All our standards and professional rules which are intent on burying us, have not been able to stop the Enrons, Nortels or the financial crisis. If there was any integrity in our profession and humanity as a whole, we wouldn't need all the rules and regulations and we wouldn't be in the mess we are today.

Maybe we should return to honour and honesty in all our relationships, business and otherwise and no one would end up in the position this man did. We need to start treating everyone we have relationships with, as we do our family members. We wouldn't think (I hope) of exploiting our children, so why do we so freely exploit others?

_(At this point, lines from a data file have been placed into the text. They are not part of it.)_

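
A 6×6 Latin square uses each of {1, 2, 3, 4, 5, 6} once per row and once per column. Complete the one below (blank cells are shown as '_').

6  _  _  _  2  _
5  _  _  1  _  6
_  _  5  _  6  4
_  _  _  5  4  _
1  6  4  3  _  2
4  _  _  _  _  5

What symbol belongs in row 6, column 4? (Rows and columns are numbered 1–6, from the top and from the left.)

row 1 has {2,6}; column 4 has {1,3,5} — only 4 is left for (r1,c4).
row 2 has {1,5,6}; column 5 has {2,4,6} — only 3 is left for (r2,c5).
row 3 has {4,5,6}; column 4 has {1,3,4,5} — only 2 is left for (r3,c4).
row 5 has {1,2,3,4,6}; column 5 has {2,3,4,6} — only 5 is left for (r5,c5).
row 6 has {4,5}; column 4 has {1,2,3,4,5} — only 6 is left for (r6,c4).

6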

It just is time we stopped living off the backs of one another. The machine is broken and has been repaired, patched, added to, taken away from and it still does not work. Maybe it is time to scrap the old and build a new machine; one built on honesty, integrity and global consciousness.

Bill Kennedy, CA said...

Thank you for stopping by and leaving a comment! I appreciate all feedback.

There's no question that there is too much fear and greed currently. I too would like less of a gap between rich and poor. Clearly, the $850,000 was not the motivator. It turned into one of the stressors that made life unbearable for Kellermann.

Suicide has been called a permanent solution to a temporary problem. I think being a victim is more of a feeling than a set of facts. It is a rare situation where the person involved had no choice whatsoever.

My purpose in writing this entry is to call attention to the problem of accountants internalizing company problems and not seeking help when they most need it.

sam said...


Yves Godbout said...

I understand the situation, the conclusion may have been harsh, but for this individual it may ahave seemed to be the only out.

Life balance is important, let us not forget that. You need time to work, but you must also play, pray, share with your family and freinds.

Even though this happenned to an accountant, it can happen to anyone. There can be instances when we see someone in a like situation - one where they see no end in sight. They may need our help, don't hesitate to jump in and help!